NewYorkUniversity
LawReview

Letter From the Editor

Yejin Chang

This Special Issue is the product of countless hours of unpaid student work, many cups of terrible coffee from the Law Review’s Keurig, and the mistakes I made that brought me to the NYU School of Law.

I attended the NYU Gallatin School of Individualized Study, where my undergraduate concentration was titled “Reconstructing Asian American History through Literature.” The motivation behind the project was simple: I wanted to study disaporic history but struggled to figure out how exactly to do that. My professors and advisors provided me with the guidance I needed to begin this study. They filled in the gaps of Asian American history that I couldn’t find in classrooms, using artwork, poetry, short stories, and novels written by diasporic Asian communities. But even with those narratives— explaining the conditions under which they came to live in the United States and experiences excluded from the zeitgeist—I realized that my understanding of diasporic history was incomplete without a sufficient understanding of the law. Specifically, I needed to understand how the law creates conditions of exclusion, how narratives we tell about the law enforce that exclusion, and the ways in which legal mythmaking renders invisible experiences under the law.

And then I got to law school and realized that those are not really things we talk about in the classroom. Doctrinal classes were about learning just that: doctrine. We learned the law and not quite what the law does. We didn’t engage in the process of recovering experiences under the law; we didn’t learn how to work with interdisciplinary scholarship. What drew me to the NYU Law Review was the fact that student-selected scholarship could send a signal of what was needed in academic discourse. I wanted to see more discussions of the theories underlying literary expression and their role in the law, jurisprudence of visual art, and history of experiences under and in spite of the law. Thankfully, this Special Issue answers the call of what I had wanted to see the most from legal scholarship, and I am proud of the Law Review’s work to platform work that is so desperately needed.

As the Special Issue exemplifies, Law and Literature as a movement is more than the simple intersection between law and literature. Law and Literature finds its home in the intellectual history of law and curiosity about how literary meaning-making in text could provide guidance for understanding our use of language. In this regard, the Law and Literature movement is really two movements: Law in Literature, how law is depicted in literature and what that means for the sociocultural meaning of the law; and Law as Literature, employing techniques of literary criticism, theory, and interpretation to understand and reform legal systems. The Special Issue responds to these sub-movements within Law and Literature, while also forcing the movement to respond to live debates. Professor Brandi Lupo’s In the Court’s Image critiques the rise of “visual opinions” and the Supreme Court’s embrace of visual rhetoric; Professor Etienne Toussaint’s After the Comet: Du Bois, Afrofuturism, and Constitutional Renewal uses Du Bois’s The Comet as a framework to trace “comet cycles” between Black protest movements and constitutional interpretation; Professor Devon Carbado’s Can You Be Black and Teach That? examines the epistemological burdens Fourth Amendment law imposes on Black students and faculty and presents a poem that seeks to embody and represent these concepts and constraints; and Professor Jesse M. Cross’s Amending Linguistic Textualism and Professors Kevin Tobia and Brandon Waldon’s Linguistics and Textualism debate the strengths and weaknesses of using linguistics in textualism.
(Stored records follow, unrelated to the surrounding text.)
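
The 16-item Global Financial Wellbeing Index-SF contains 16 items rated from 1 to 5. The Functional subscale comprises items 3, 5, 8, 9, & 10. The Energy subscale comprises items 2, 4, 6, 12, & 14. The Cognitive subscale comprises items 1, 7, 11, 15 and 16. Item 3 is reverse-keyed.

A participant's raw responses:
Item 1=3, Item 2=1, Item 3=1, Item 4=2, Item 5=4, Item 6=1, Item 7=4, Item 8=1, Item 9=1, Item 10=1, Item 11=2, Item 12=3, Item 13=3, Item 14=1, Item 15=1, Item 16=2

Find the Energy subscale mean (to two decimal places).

Energy items: 2, 4, 6, 12, 14.
  item 2: 1
  item 4: 2
  item 6: 1
  item 12: 3
  item 14: 1
Sum = 1 + 2 + 1 + 3 + 1 = 8
Mean = 8 / 5 = 1.60

1.60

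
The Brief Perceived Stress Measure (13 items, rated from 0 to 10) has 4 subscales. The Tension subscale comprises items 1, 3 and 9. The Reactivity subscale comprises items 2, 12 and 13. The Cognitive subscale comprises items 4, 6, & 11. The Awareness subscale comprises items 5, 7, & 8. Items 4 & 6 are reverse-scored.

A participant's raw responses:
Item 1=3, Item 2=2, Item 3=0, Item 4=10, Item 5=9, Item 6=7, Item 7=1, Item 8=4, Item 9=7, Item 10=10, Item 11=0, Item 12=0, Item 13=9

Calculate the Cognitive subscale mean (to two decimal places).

Cognitive items: 4, 6, 11.
Of these, items 4 and 6 are reverse-scored; reverse-coded value = 10 − response.
  item 4: 10 − 10 = 0
  item 6: 10 − 7 = 3
  item 11: 0
Sum = 0 + 3 + 0 = 3
Mean = 3 / 3 = 1.00

1.00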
This Special Issue is not possible without the generosity and scholarship of our authors. After all, this Special Issue is, in many ways, an exercise in building the plane as we’re flying it. It’s a collection of many “firsts”: first special issue, first law and literature pieces, and first time publishing an Article and a Response Essay. Our authors’ patience was invaluable to the production of the book. Along those lines, the Law Review’s editors—overworked, underappreciated, and still very much learning—are the reasons why the Law Review is able to explore, platform, and engage with scholarship. While our authors provide the voice, our students provide the means to making sure their voices are heard. I learned how to articulate my understanding of the law through the plays of Ayad Akhtar, poetry of Cathy Park Hong and Mitsuye Yamada, and prose of James Baldwin and Toni Morrison. My hope is that this book provides a means for students and scholars of the law to find texts to articulate their understandings of the law, as well. I am grateful to Professor George Shulman, who taught me the power of words and introduced me to many of these texts that form the foundation of my interests; Professor Kenji Yoshino, for his guidance during the first stages of development for the book; Professor Noah Rosenblum for the encouragement to make a special issue and create a home for my interests; and Ian Leach, Editor-in-Chief of volumes 99 and 100 of the NYU Law Review, for his mentorship. Most importantly, I am indebted to the student editors of the NYU Law Review. I am grateful to have worked with all of you, and I am grateful that this is the book that ends my tenure as Editor-in-Chief of the NYU Law Review. Student editors are why law journals are possible, and I believe the NYU Law Review’s student editors are a cut above, not just because they joined me on this ride when I started our first editorial board meeting with “I think I want to do a Special Issue.”